Venice is entering its 78th edition with a lot of confidence and optimism, the festival director should in any case be noted that he has been the previous triumphant among the competitors: the program is crammed with fresh autumn film products from all over the world, including, as has been customary in recent years, also the expected Oscar favorites. Cannes was left behind, there was still very unsettled both programmatically and with regard to the pandemic. In Venice, on the other hand, it is shown that the cinema is by no means in crisis – and that of all places that, thanks to Barbera, has opened the door to the “cinema heretics” of Netflix & Co. It was a win-win situation for streamers and Barbera: Many Netflix Oscar films first ran here, in the magical Sala Grande of the Palazzo del Cinema, which was built on the Lido under Mussolini. Competitor Cannes has so far refused any contact with Netflix as long as the films do not get a guaranteed theatrical release.

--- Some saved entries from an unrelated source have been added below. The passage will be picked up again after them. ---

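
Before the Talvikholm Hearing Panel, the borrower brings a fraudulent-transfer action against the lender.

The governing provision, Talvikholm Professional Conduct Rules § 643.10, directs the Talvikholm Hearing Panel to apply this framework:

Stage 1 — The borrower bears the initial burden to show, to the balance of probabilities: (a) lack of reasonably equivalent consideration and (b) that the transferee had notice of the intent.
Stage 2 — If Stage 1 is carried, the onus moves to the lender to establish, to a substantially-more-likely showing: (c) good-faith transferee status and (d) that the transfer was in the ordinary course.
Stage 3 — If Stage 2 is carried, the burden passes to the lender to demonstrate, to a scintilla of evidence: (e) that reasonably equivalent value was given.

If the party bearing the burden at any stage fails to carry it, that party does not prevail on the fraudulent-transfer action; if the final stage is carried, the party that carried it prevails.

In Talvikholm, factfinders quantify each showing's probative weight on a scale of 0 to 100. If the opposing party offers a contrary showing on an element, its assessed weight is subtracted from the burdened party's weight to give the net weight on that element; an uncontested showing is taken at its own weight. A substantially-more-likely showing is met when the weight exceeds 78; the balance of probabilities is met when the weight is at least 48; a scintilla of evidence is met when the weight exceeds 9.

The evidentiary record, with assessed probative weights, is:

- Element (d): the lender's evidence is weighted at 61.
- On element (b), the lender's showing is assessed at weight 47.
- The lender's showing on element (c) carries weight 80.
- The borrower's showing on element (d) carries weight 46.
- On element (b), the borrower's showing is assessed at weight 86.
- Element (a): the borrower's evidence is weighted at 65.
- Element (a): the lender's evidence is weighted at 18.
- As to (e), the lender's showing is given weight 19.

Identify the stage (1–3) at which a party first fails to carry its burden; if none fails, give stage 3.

stage 1

Stage 1 (borrower, the balance of probabilities, weight is at least 48): (a) net 65−18=47 < 48 — fails; (b) net 86−47=39 < 48 — fails.
  Not every element is met, so the borrower fails to carry Stage 1.
So the lender prevails.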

In Venice, people are less squeamish and give the streaming providers big world premieres. They come in droves.
This year, after successes such as “Marriage Story”, “Roma” or “The Other Side of the Wind”, Paolo Sorrentino’s new film “The Hand of God” can be seen as a world premiere in the competition. In addition, Venice is showing “The Power of the Dog” (with Kirsten Dunst and Benedict Cumberbatch), the new work by Jane Campion, the woman who was the first to win the Golden Palm for “Das Piano” in 1992. So Netflix deliberately invests in film art.

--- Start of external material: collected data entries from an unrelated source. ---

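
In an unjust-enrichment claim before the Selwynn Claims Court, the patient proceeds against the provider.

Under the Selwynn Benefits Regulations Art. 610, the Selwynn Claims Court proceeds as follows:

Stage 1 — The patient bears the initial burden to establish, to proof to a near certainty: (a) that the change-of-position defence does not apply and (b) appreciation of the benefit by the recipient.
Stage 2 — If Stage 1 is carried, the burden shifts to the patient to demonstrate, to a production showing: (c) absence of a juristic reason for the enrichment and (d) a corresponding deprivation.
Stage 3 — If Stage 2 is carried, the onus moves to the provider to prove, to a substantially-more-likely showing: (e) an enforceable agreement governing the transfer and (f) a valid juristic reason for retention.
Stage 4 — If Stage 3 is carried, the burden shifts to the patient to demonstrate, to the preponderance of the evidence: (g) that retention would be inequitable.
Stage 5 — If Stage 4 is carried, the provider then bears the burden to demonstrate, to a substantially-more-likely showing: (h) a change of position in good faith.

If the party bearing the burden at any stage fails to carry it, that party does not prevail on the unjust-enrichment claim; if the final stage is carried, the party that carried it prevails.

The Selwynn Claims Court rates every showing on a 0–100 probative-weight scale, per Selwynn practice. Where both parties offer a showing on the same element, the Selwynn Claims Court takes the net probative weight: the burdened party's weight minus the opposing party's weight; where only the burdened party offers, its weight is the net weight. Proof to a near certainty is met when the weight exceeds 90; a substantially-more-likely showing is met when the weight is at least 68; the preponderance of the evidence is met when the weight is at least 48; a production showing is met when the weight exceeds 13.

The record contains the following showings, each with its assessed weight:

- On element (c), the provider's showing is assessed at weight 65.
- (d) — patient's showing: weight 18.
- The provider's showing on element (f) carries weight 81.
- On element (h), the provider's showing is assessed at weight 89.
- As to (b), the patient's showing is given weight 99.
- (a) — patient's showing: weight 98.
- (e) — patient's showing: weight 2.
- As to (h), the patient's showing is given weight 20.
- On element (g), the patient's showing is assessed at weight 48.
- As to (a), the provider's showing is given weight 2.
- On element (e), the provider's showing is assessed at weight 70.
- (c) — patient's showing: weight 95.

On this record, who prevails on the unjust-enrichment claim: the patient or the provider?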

In general, the great filmmakers are lined up close together: Pedro Almodovar kicks off with “Madres Paralelas” with Penelope Cruz and opens the film show on Wednesday evening. “The Card Counter” with Oscar Isaac is Paul Schrader’s new film, which is shown in the competition here as well as Mario Martone’s “Qui rido io”, Maggie Gyllenhaal’s directorial debut “The Lost Daughter” with Dakota Johnson and Olivia Colman or Pablo Larrain’s “Spencer”, the story of Lady Diana, played by Kristen Stewart in this biopic. “Spencer” is one of the most hyped titles on the Lido because Larrain already presented his acclaimed biopic about Jackie Kennedy with Natalie Portman here in 2016; his Diana portrait is likely to be set beyond the well-trodden royal clichés.

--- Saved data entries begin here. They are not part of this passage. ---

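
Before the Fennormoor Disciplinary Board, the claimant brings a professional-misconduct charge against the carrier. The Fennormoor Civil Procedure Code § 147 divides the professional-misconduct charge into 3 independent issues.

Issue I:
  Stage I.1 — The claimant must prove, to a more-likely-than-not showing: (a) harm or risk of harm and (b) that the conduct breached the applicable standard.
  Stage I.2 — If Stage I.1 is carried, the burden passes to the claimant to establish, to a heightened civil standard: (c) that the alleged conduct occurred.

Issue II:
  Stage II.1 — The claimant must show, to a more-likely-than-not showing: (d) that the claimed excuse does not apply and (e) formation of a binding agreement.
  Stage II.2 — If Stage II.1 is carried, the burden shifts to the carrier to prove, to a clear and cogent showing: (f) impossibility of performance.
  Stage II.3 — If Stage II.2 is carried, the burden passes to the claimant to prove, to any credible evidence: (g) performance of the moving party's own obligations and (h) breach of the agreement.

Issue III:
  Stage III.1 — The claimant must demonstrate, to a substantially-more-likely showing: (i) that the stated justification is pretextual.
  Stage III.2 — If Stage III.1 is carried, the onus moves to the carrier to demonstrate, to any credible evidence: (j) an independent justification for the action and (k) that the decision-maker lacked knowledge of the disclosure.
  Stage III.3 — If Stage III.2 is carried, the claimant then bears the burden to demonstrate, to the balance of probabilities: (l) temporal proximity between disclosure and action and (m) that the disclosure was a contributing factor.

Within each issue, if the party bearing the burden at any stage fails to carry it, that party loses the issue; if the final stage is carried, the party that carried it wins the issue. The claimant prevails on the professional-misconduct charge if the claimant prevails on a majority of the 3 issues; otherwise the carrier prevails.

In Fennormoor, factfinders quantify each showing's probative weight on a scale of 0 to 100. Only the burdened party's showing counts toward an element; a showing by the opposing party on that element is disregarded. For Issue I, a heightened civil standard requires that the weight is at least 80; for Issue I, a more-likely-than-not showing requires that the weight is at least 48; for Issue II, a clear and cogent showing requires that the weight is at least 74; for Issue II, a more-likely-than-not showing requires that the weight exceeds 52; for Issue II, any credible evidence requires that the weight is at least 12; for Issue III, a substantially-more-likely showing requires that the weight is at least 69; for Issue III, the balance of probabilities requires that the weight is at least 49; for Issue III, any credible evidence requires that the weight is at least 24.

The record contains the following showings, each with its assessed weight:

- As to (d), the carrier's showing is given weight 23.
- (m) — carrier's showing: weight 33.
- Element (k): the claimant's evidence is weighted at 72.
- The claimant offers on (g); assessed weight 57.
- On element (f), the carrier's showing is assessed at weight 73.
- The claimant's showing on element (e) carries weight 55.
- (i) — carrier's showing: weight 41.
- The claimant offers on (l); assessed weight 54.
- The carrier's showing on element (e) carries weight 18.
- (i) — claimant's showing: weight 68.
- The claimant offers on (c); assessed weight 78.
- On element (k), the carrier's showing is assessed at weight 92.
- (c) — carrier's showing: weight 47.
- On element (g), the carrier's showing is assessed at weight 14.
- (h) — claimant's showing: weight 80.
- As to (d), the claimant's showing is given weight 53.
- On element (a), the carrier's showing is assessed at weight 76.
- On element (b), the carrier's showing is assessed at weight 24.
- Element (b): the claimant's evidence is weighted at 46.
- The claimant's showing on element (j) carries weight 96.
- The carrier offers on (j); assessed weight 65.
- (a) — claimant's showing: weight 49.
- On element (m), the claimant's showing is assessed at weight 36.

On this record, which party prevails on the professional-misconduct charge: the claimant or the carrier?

— Issue I —
Stage I.1 (claimant, a more-likely-than-not showing, weight is at least 48): (a) 49 (carrier's 76 disregarded) ≥ 48 — meets; (b) 46 (carrier's 24 disregarded) < 48 — fails.
  Not every element is met, so the claimant fails to carry Stage I.1.
The carrier prevails on this issue.
— Issue II —
Stage II.1 (claimant, a more-likely-than-not showing, weight exceeds 52): (d) 53 (carrier's 23 disregarded) > 52 — meets; (e) 55 (carrier's 18 disregarded) > 52 — meets.
  Stage II.1 carried; the burden shifts to the carrier.
Stage II.2 (carrier, a clear and cogent showing, weight is at least 74): (f) 73 < 74 — fails.
  The carrier does not carry Stage II.2.
The claimant prevails on this issue.
— Issue III —
At Stage III.1 the claimant must meet a substantially-more-likely showing (weight is at least 69): on (i) the weight is 68 (the carrier's 41 is given no effect), which does not reach 69, so (i) does not meet the standard.
  Not every element is met, so the claimant fails to carry Stage III.1.
So the carrier prevails on this issue.
Per-issue: Issue I → carrier; Issue II → claimant; Issue III → carrier. The claimant must prevail on a majority of issues; overall, the carrier prevails.

carrier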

The big US studios are also returning to the Lido after the Corona break last year: Warner shows “Dune” with Timothee Chalamet and Zendaya, Ridley Scott comes with “The Last Duel”, in which Matt Damon and Ben Affleck are not only play the main roles, but also take responsibility for the script, just like in the Oscar-winning times of “Good Will Hunting”.
And everything starts all over again
So there will be a lot going on at the Lido of Venice, despite the increasing corona numbers. Alberto Barbera recently compared the situation with the film “Groundhog Day” – once you believe the pandemic has been overcome, and then everything starts all over again. However, they made a conscious decision to hold the festival under strict security precautions, as in the previous year: “We will do this again with calculated caution and” slowly hurry up “, as the great Emperor Augustus put it,” says Barbera. “That means without hesitation, but with caution. And without losing courage. We are aware of the responsibility that awaits us.”
Alberto Barbera hopes that the optimism that will be the defining feeling among visitors to Venice Lido for the next eleven days. “We want to look to the future of cinema with renewed confidence.”